The increase in personnel and resources in the GNB does not respond to a defense strategy against external threats, but to ensure the monopoly of the use of force in the country. Recent mobilizations and urban patrols show that the regime’s focus is on supervising, intimidating, and silencing the population, rather than protecting national sovereignty.
The Weakened Army: A Strategy to Prevent Uprisings
In contrast, the Venezuelan Army has received only a cosmetic expansion. Maduro ordered the creation of new battalions and companies, but without adding additional personnel. The result is a symbolically larger Army, yet actually weakened and fragmented.
The goal is clear: to strip power from commanders and limit their firepower. Historically, internal rebellions against Chavismo have originated within this component. With this restructuring, Maduro ensures that no military command has sufficient troops or autonomy to challenge him.
Political Control Disguised as National Defense
The regime’s official narrative claims that these measures aim to protect sovereignty against external threats, including alleged maneuvers by the United States in the Caribbean. However, military sources and analysts assert that the real objective is to shield the regime from its own officers and maintain the GNB as an internal repression force.
This double discourse allows the regime to project an image of strength and legitimacy, while in practice reinforcing a military apparatus designed to sustain political power rather than the country.
Consequences and Risks
The outcome of this strategy is a Venezuela where:
- The National Guard grows as a tool for social control and repression.
- The Army loses autonomy, firepower, and capacity for initiative.

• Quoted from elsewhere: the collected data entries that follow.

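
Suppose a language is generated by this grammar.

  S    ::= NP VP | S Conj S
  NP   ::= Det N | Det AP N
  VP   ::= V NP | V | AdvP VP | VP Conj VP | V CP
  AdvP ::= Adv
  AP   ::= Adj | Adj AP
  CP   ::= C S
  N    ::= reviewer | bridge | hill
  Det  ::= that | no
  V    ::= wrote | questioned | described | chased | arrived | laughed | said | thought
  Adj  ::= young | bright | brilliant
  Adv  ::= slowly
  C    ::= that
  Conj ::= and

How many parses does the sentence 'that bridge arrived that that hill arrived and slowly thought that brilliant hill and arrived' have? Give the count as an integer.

7

Two of the 7 distinct bracketings:
[S [NP [Det that] [N bridge]] [VP [VP [V arrived] [CP [C that] [S [NP [Det that] [N hill]] [VP [V arrived]]]]] [Conj and] [VP [AdvP [Adv slowly]] [VP [VP [V thought] [NP [Det that] [AP [Adj brilliant]] [N hill]]] [Conj and] [VP [V arrived]]]]]]
[S [NP [Det that] [N bridge]] [VP [VP [V arrived] [CP [C that] [S [NP [Det that] [N hill]] [VP [V arrived]]]]] [Conj and] [VP [VP [AdvP [Adv slowly]] [VP [V thought] [NP [Det that] [AP [Adj brilliant]] [N hill]]]] [Conj and] [VP [V arrived]]]]]
The trees differ in how a recursive rule is bracketed over the same span.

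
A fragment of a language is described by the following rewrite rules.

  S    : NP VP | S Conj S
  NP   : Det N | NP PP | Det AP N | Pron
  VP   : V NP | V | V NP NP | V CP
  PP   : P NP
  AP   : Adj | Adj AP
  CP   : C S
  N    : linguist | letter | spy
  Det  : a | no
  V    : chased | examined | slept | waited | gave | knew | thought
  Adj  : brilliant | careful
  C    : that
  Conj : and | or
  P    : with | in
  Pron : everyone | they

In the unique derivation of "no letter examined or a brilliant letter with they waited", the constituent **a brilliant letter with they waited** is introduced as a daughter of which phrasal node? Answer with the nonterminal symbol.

S

S
  S
    NP
      Det: no
      N: letter
    VP
      V: examined
  Conj: or
  S
    NP
      NP
        Det: a
        AP
          Adj: brilliant
        N: letter
      PP
        P: with
        NP
          Pron: they
    VP
      V: waited
The span 'a brilliant letter with they waited' is the S node built by S → NP VP.
Its mother is the S built by S → S Conj S.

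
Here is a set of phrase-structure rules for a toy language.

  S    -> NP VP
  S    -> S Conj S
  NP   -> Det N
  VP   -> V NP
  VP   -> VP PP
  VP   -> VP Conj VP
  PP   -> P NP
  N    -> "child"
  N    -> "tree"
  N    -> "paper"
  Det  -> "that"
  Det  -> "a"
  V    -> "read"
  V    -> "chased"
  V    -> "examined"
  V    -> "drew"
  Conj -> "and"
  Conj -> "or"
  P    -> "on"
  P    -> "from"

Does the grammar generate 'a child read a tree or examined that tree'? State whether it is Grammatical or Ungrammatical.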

- Maduro maintains the monopoly on military power, ensuring that any resistance within the armed forces is neutralized before it can materialize.
Independent analysts agree that this militarization does not enhance the country’s defense, but reinforces a police-military state focused on the survival of the regime against the population and its own military structure.
Maduro’s announcement regarding the growth of the FANB reveals the true nature of the regime: a government that fears its own officers more than any external threat. The expansion of the National Guard and the weakness of the Army demonstrate that the Chavismo’s priority is maintaining internal control, not ensuring national security.
The official narrative of sovereignty and defense thus becomes bare: power protects itself, not the citizens.